Ramadanman. It’s a name that just flows with a phonetic fluidness. That’s the reason the artist chose the name. It sounds good, nothing more. That’s why we like Ramadanman. It just sounds good. Not the name, the music. It rolls about the eardrums, dripping percussive nothings, constantly bouncing new ideas off the backboard of the future. He always pushes himself to try and create something of a departure from his previous work and from that of others. He punctures the bubbles of styles and swims about in the mixtures of their bleeding contents. He often goes pool hoping in other people’s genres; backstroking through techno, cannon-balling in drum and bass, holding his breath under deep house. But never dubstep, his center of gravity. Those tracks are often the hardest to pin down, always slipping through the grasp of category. His home is wide open, mobile. Different tempos, new theories, unfamiliar sound palettes. Keep it moving, never rest, be gone before the fire is cold. This is his personal goal, the force behind his creative output.

[Ramadanman - "Glut", (Hessle, April 2010).]

And that’s what he feels is the true nature of dubstep as well. What it was when it started. An outlook to be nurtured. It’s also the spirit behind Hessle, the label he manages alongside Ben UFO and Pangaea. He views it as an outpost for inclusiveness, for the forward thinking mind. It is dubstep, but he doesn’t care if it is. Debate it all you want, that’s not the point.

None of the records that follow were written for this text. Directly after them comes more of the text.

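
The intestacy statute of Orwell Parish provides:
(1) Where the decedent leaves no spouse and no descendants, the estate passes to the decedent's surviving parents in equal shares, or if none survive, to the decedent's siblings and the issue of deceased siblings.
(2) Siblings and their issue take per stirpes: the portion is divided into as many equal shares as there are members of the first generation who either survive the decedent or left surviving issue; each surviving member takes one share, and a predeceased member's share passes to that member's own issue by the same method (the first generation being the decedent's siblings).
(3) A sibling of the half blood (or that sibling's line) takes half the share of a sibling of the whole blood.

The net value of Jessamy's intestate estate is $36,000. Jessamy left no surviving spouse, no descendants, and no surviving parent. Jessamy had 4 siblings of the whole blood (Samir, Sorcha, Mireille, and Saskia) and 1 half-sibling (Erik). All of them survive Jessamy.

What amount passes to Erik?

Erik receives $4,000.

The entire $36,000 passes to the siblings and their issue.
Counting each half-blood sibling's line as half a unit, there are 9/2 units in $36,000, so one unit is $8,000. Whole-blood lines (Samir, Sorcha, Mireille, and Saskia) take $8,000 each; half-blood lines (Erik) take $4,000 each.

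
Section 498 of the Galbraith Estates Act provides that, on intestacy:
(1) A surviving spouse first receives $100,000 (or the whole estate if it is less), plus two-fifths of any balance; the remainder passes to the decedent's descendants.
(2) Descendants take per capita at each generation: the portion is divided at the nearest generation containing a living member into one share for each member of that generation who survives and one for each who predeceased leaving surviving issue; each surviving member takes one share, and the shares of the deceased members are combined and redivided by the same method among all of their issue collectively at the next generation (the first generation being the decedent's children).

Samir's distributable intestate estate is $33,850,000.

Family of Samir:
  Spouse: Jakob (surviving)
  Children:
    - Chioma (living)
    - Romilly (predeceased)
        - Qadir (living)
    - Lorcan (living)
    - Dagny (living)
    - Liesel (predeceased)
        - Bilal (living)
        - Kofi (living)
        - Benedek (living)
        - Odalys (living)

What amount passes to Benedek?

Benedek receives $1,620,000.

Jakob first takes $100,000, leaving a balance of $33,750,000. Jakob then takes two-fifths of the balance ($13,500,000), for a total of $13,600,000. The remaining $20,250,000 passes to the descendants.
The descendants' portion ($20,250,000) is divided at the children's generation into 5 shares of $4,050,000. Chioma, Lorcan, and Dagny each take $4,050,000. The 2 shares of the deceased (Romilly and Liesel) are combined into a pool of $8,100,000.
That pool ($8,100,000) is divided at the grandchildren's generation equally among Qadir, Bilal, Kofi, Benedek, and Odalys: $1,620,000 each.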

The point is to build with its artists, to bring up new talent, to push a percussive skittishness into new realms of sound loops, but still get avant-garde with it occasionally. The point is to outlast the trends and still be relevant ten years from now. But unlike many who scold the filthy wobble, banishing it from the only home it knew for so long, Ramadanman welcomes it. Were he to come to Brooklyn, he’d see the crowds here also fawn over the well placed drop. A full night of deep dubstep is one haunted by bad dreams to him. It is, however, a planning thing, and desert is only good in moderation. Growing obese on the sugar rush of mid range madness only dulls one’s capacity for pleasure over time. A healthy diet of styles is key to a good set. To a good label. To an artist’s back catalogue.

[Pearson Sound - "So Far Ago" (Soul Jazz, July 2009). Photo by Ian Flannery.]

But sometimes, an artist just wants to create, to put whatever comes to mind to paper, regardless of an itinerary. For that, he uses the alias. Generally Pearson Sound, but occasionally Shetland. Or maybe Maurice Donovan. The sounds are no departure from Ramadanman. Rather that’s the point. Ramadanman is a constant departure. It’s what’s expected of him. No, they’re an excuse to digress with a particular sound. To settle down with it if that’s what he feels like doing at the moment anyway. But always, its back on his percussive path to the future, that unrelenting devotion to progress. Once he finally reaches that shimmering horizon, will it still be dubstep? Probably not. Does that matter? Probably not. The world of Ramadanman keeps spinning, bringing new horizons. - MS

[Ramadanman - "Blimey" (Hessle, May, 2008).]

Ramadanman’s weapons of choice are Fruity Loops, a midi keyboard with some knobs and Adam monitors. His partner in Hessle, Pangea, is also fond of Fruity Loops, but uses Acid Pro just as frequently.